Esa misma noche, la mamá murió. Quién sabe de qué, no importa. En ese mismo instante pasaron esfumados dos años y Rosario ya estaba casada con Julio, un huérfano, y embarazada con su primera hija, Beatriz.
Dos niños criando a otros niños. Se mudaron a una casa en la 40. Reitero, Rosario no tenía idea de cómo criar niños. Sin mamá, sin su hermana mayor que le enseñara cómo una mujer debería ser. Los niños eran revoltosos y curiosos, y Rosario, aunque era increíblemente carismática para hacer contactos y conseguir trabajos que no requirieran si quiera un trabajo, era una mujer brusca e irritable en casa.
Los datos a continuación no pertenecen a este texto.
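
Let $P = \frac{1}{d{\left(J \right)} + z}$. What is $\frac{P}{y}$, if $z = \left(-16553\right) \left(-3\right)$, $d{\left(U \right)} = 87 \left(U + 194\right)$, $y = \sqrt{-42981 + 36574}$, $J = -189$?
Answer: $- \frac{i \sqrt{6407}}{320952258} \approx - 2.4939 \cdot 10^{-7} i$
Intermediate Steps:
$y = i \sqrt{6407}$ ($y = \sqrt{-6407} = i \sqrt{6407} \approx 80.044 i$)
$d{\left(U \right)} = 16878 + 87 U$ ($d{\left(U \right)} = 87 \left(194 + U\right) = 16878 + 87 U$)
$z = 49659$
$P = \frac{1}{50094}$ ($P = \frac{1}{\left(16878 + 87 \left(-189\right)\right) + 49659} = \frac{1}{\left(16878 - 16443\right) + 49659} = \frac{1}{435 + 49659} = \frac{1}{50094} \approx 1.9962 \cdot 10^{-5}$)
$\frac{P}{y} = \frac{1}{50094 i \sqrt{6407}} = \frac{\left(- \frac{1}{6407}\right) i \sqrt{6407}}{50094} = - \frac{i \sqrt{6407}}{320952258}$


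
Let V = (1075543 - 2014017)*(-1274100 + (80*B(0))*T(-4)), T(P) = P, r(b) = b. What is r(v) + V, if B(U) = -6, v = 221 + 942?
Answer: 1193907854483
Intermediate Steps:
v = 1163
V = 1193907853320 (V = (1075543 - 2014017)*(-1274100 + (80*(-6))*(-4)) = -938474*(-1274100 - 480*(-4)) = -938474*(-1274100 + 1920) = -938474*(-1272180) = 1193907853320)
r(v) + V = 1163 + 1193907853320 = 1193907854483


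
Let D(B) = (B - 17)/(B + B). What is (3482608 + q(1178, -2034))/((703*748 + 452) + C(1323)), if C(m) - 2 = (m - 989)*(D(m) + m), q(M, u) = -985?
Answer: 4606187229/1281120242 ≈ 3.5954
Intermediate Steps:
D(B) = (-17 + B)/(2*B) (D(B) = (-17 + B)/((2*B)) = (-17 + B)*(1/(2*B)) = (-17 + B)/(2*B))
C(m) = 2 + (-989 + m)*(m + (-17 + m)/(2*m)) (C(m) = 2 + (m - 989)*((-17 + m)/(2*m) + m) = 2 + (-989 + m)*(m + (-17 + m)/(2*m)))
(3482608 + q(1178, -2034))/((703*748 + 452) + C(1323)) = (3482608 - 985)/((703*748 + 452) + (-501 + 1323**2 - 1977/2*1323 + (16813/2)/1323)) = 3481623/((525844 + 452) + (-501 + 1750329 - 2615571/2 + (16813/2)*(1/1323))) = 3481623/(526296 + (-501 + 1750329 - 2615571/2 + 16813/2646)) = 3481623/(526296 + 584830634/1323) = 3481623/(1281120242/1323) = 3481623*(1323/1281120242) = 4606187229/1281120242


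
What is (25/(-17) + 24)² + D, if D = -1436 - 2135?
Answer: -885330/289 ≈ -3063.4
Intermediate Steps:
D = -3571
(25/(-17) + 24)² + D = (25/(-17) + 24)² - 3571 = (25*(-1/17) + 24)² - 3571 = (-25/17 + 24)² - 3571 = (383/17)² - 3571 = 146689/289 - 3571 = -885330/289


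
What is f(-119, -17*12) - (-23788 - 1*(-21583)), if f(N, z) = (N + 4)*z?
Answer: 25665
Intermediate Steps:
f(N, z) = z*(4 + N) (f(N, z) = (4 + N)*z = z*(4 + N))
f(-119, -17*12) - (-23788 - 1*(-21583)) = (-17*12)*(4 - 119) - (-23788 - 1*(-21583)) = -204*(-115) - (-23788 + 21583) = 23460 - 1*(-2205) = 23460 + 2205 = 25665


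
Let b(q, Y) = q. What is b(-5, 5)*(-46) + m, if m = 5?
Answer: 235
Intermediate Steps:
b(-5, 5)*(-46) + m = -5*(-46) + 5 = 230 + 5 = 235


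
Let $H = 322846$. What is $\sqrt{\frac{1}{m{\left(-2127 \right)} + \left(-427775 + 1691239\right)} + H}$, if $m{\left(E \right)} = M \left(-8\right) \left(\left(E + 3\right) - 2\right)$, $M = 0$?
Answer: $\frac{\sqrt{128843099164214970}}{631732} \approx 568.2$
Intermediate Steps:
$m{\left(E \right)} = 0$ ($m{\left(E \right)} = 0 \left(-8\right) \left(\left(E + 3\right) - 2\right) = 0 \left(\left(3 + E\right) - 2\right) = 0 \left(1 + E\right) = 0$)
$\sqrt{\frac{1}{m{\left(-2127 \right)} + \left(-427775 + 1691239\right)} + H} = \sqrt{\frac{1}{0 + \left(-427775 + 1691239\right)} + 322846} = \sqrt{\frac{1}{0 + 1263464} + 322846} = \sqrt{\frac{1}{1263464} + 322846} = \sqrt{\frac{407904298545}{1263464}} = \frac{\sqrt{128843099164214970}}{631732}$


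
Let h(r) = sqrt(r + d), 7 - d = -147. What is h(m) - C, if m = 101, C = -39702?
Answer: 39702 + sqrt(255) ≈ 39718.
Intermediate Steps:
d = 154 (d = 7 - 1*(-147) = 7 + 147 = 154)
h(r) = sqrt(154 + r) (h(r) = sqrt(r + 154) = sqrt(154 + r))
h(m) - C = sqrt(154 + 101) - 1*(-39702) = sqrt(255) + 39702 = 39702 + sqrt(255)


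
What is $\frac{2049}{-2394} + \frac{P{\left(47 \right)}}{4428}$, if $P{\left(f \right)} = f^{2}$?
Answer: $- \frac{210257}{588924} \approx -0.35702$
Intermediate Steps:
$\frac{2049}{-2394} + \frac{P{\left(47 \right)}}{4428} = \frac{2049}{-2394} + \frac{47^{2}}{4428} = 2049 \left(- \frac{1}{2394}\right) + 2209 \cdot \frac{1}{4428} = - \frac{683}{798} + \frac{2209}{4428} = - \frac{210257}{588924}$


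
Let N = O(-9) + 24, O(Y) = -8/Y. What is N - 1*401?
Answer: -3385/9 ≈ -376.11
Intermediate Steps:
N = 224/9 (N = -8/(-9) + 24 = -8*(-⅑) + 24 = 8/9 + 24 = 224/9 ≈ 24.889)
N - 1*401 = 224/9 - 1*401 = 224/9 - 401 = -3385/9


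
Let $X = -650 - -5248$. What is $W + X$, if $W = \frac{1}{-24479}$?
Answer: $\frac{112554441}{24479} \approx 4598.0$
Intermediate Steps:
$W = - \frac{1}{24479} \approx -4.0851 \cdot 10^{-5}$
$X = 4598$ ($X = -650 + 5248 = 4598$)
$W + X = - \frac{1}{24479} + 4598 = \frac{112554441}{24479}$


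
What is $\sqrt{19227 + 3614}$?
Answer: $\sqrt{22841} \approx 151.13$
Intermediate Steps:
$\sqrt{19227 + 3614} = \sqrt{22841}$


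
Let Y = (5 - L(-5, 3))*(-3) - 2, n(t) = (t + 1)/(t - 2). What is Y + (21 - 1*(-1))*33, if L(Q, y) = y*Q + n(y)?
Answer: 676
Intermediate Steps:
n(t) = (1 + t)/(-2 + t)
L(Q, y) = Q*y + (1 + y)/(-2 + y) (L(Q, y) = y*Q + (1 + y)/(-2 + y) = Q*y + (1 + y)/(-2 + y))
Y = -50 (Y = (5 - (1 + 3 - 5*3*(-2 + 3))/(-2 + 3))*(-3) - 2 = (5 - (1 + 3 - 5*3*1)/1)*(-3) - 2 = (5 - (1 + 3 - 15))*(-3) - 2 = (5 - (-11))*(-3) - 2 = (5 - 1*(-11))*(-3) - 2 = (5 + 11)*(-3) - 2 = 16*(-3) - 2 = -48 - 2 = -50)
Y + (21 - 1*(-1))*33 = -50 + (21 - 1*(-1))*33 = -50 + (21 + 1)*33 = -50 + 22*33 = -50 + 726 = 676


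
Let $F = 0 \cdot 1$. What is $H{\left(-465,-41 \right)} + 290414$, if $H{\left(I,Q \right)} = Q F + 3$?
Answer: $290417$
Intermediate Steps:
$F = 0$
$H{\left(I,Q \right)} = 3$ ($H{\left(I,Q \right)} = Q 0 + 3 = 0 + 3 = 3$)
$H{\left(-465,-41 \right)} + 290414 = 3 + 290414 = 290417$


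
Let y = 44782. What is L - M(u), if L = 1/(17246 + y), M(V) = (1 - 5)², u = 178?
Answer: -992447/62028 ≈ -16.000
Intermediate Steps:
M(V) = 16 (M(V) = (-4)² = 16)
L = 1/62028 (L = 1/(17246 + 44782) = 1/62028 ≈ 1.6122e-5)
L - M(u) = 1/62028 - 1*16 = 1/62028 - 16 = -992447/62028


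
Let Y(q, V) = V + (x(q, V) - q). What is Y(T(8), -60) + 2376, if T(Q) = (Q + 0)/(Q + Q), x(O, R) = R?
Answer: 4511/2 ≈ 2255.5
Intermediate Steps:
T(Q) = 1/2 (T(Q) = Q/((2*Q)) = Q*(1/(2*Q)) = 1/2)
Y(q, V) = -q + 2*V (Y(q, V) = V + (V - q) = -q + 2*V)
Y(T(8), -60) + 2376 = (-1*1/2 + 2*(-60)) + 2376 = (-1/2 - 120) + 2376 = -241/2 + 2376 = 4511/2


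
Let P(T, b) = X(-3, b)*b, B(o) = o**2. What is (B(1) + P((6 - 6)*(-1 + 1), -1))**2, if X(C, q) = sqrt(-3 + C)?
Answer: (1 - I*sqrt(6))**2 ≈ -5.0 - 4.899*I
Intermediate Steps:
P(T, b) = I*b*sqrt(6) (P(T, b) = sqrt(-3 - 3)*b = sqrt(-6)*b = (I*sqrt(6))*b = I*b*sqrt(6))
(B(1) + P((6 - 6)*(-1 + 1), -1))**2 = (1**2 + I*(-1)*sqrt(6))**2 = (1 - I*sqrt(6))**2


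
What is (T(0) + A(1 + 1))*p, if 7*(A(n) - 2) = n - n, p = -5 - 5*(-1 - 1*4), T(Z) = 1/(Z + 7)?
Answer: 300/7 ≈ 42.857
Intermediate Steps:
T(Z) = 1/(7 + Z)
p = 20 (p = -5 - 5*(-1 - 4) = -5 - 5*(-5) = -5 + 25 = 20)
A(n) = 2 (A(n) = 2 + (n - n)/7 = 2 + (⅐)*0 = 2 + 0 = 2)
(T(0) + A(1 + 1))*p = (1/(7 + 0) + 2)*20 = (1/7 + 2)*20 = (⅐ + 2)*20 = (15/7)*20 = 300/7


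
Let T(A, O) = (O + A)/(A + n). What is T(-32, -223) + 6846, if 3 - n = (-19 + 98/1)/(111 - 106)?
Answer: 1534779/224 ≈ 6851.7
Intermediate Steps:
n = -64/5 (n = 3 - (-19 + 98/1)/(111 - 106) = 3 - (-19 + 98*1)/5 = 3 - (-19 + 98)/5 = 3 - 79/5 = -64/5 ≈ -12.800)
T(A, O) = (A + O)/(-64/5 + A) (T(A, O) = (O + A)/(A - 64/5) = (A + O)/(-64/5 + A))
T(-32, -223) + 6846 = 5*(-32 - 223)/(-64 + 5*(-32)) + 6846 = 5*(-255)/(-64 - 160) + 6846 = 5*(-255)/(-224) + 6846 = 5*(-1/224)*(-255) + 6846 = 1275/224 + 6846 = 1534779/224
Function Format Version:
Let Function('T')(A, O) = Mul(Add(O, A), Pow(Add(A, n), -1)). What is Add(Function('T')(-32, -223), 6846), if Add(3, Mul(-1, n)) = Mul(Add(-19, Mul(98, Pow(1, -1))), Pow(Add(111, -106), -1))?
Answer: Rational(1534779, 224) ≈ 6851.7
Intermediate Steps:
n = Rational(-64, 5) (n = Add(3, Mul(-1, Mul(Add(-19, Mul(98, Pow(1, -1))), Pow(Add(111, -106), -1)))) = Add(3, Mul(-1, Mul(Add(-19, Mul(98, 1)), Pow(5, -1)))) = Add(3, Mul(-1, Mul(Add(-19, 98), Rational(1, 5)))) = Add(3, Mul(-1, Mul(79, Rational(1, 5)))) = Add(3, Mul(-1, Rational(79, 5))) = Add(3, Rational(-79, 5)) = Rational(-64, 5) ≈ -12.800)
Function('T')(A, O) = Mul(Pow(Add(Rational(-64, 5), A), -1), Add(A, O)) (Function('T')(A, O) = Mul(Add(O, A), Pow(Add(A, Rational(-64, 5)), -1)) = Mul(Add(A, O), Pow(Add(Rational(-64, 5), A), -1)) = Mul(Pow(Add(Rational(-64, 5), A), -1), Add(A, O)))
Add(Function('T')(-32, -223), 6846) = Add(Mul(5, Pow(Add(-64, Mul(5, -32)), -1), Add(-32, -223)), 6846) = Add(Mul(5, Pow(Add(-64, -160), -1), -255), 6846) = Add(Mul(5, Pow(-224, -1), -255), 6846) = Add(Mul(5, Rational(-1, 224), -255), 6846) = Add(Rational(1275, 224), 6846) = Rational(1534779, 224)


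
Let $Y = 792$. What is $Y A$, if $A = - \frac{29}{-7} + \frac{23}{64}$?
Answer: $\frac{199683}{56} \approx 3565.8$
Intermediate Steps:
$A = \frac{2017}{448}$ ($A = \left(-29\right) \left(- \frac{1}{7}\right) + 23 \cdot \frac{1}{64} = \frac{29}{7} + \frac{23}{64} = \frac{2017}{448} \approx 4.5022$)
$Y A = 792 \cdot \frac{2017}{448} = \frac{199683}{56}$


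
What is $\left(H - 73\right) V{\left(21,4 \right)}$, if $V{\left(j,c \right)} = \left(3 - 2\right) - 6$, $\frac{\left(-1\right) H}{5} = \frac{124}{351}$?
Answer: $\frac{131215}{351} \approx 373.83$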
Aún era jóven, salía a rumbear y se levantaba a cuanto hombre la viera. Se quedó bajita, pero sin duda sus pechos eran lo primero que ocupaban la mirada. Le ofrecían carros, joyas, hasta dinero solo por la oportunidad de acostarse con ella. Rosario, tenía otras prioridades; no le importaba nada de eso, ella solo quería a un hombre romántico, sensual, idealista y soñador.
El francés fue uno de ellos, extrangero, apasionado, poético. Él la sacaba a comer en restaurantes finos al centro, y ella cuando su esposo Julio no estaba en la casa, lo ivitaba a su casa a visitar. Tomaban tinto y fumaban en el cuarto principal.
Rosario no lo dice, porque al día de hoy le apena mucho confesar que el francés es el padre verdadero de su hija menor.
Al fin y al cabo, esa niña no tuvo ningún papá. Julio vendió toda la platería para huir en una noche a Valledupar, a encontrarse con otra mujer con la que se llevaba intercambiando cartas unos meses.
Ella quedó sola, sin dinero, con tres niños chiquitos. Se convirtió cada vez más iracible, les pegaba y utilizaba a la menor como mano derecha que acusara a sus hermanos y sirviera de ejemplo para ellos.
Rosario nunca había tomado un trago en su vida hasta los 30 años, y todo lo que no tomó en ese tiempo se lo zampó en el espacio de cuantos meses. Cuando tomaba, era otra persona, como si estuviera poseida. Consciente, era la mujer buena con las palabras, persuasiva que amaban por fuera de casa. Tomada, su cara se tornaba irreconocible, insultaba a sus hijos, tomaba horas pelando las papas para el caldo, y se iba a dormir llorando.
Ella ahora, supongo que es una mujer algo más sabia. Cuenta a sus nietos de manera preventiva todo lo qu efue su vida, claro, saltándose los detalles más vergonzosos y tabú. Sus hijos, la quieren pero la resienten, la buscan, pero ella ni ellos tienen cómo articular la necesidad de encontrarse en su mayor vulnerabilidad, de destapar los secretos y afrontarlos como son.
Rosario sigue siendo terca, rabona, quisquillosa y consentida, pero ahora vieja y sola, no tiene sino la alternativa de intentar vivir lo que ella no a travéz de sus más cercanos. La quieren, pero la resienten. Ella también, los quiere, pero los resiente.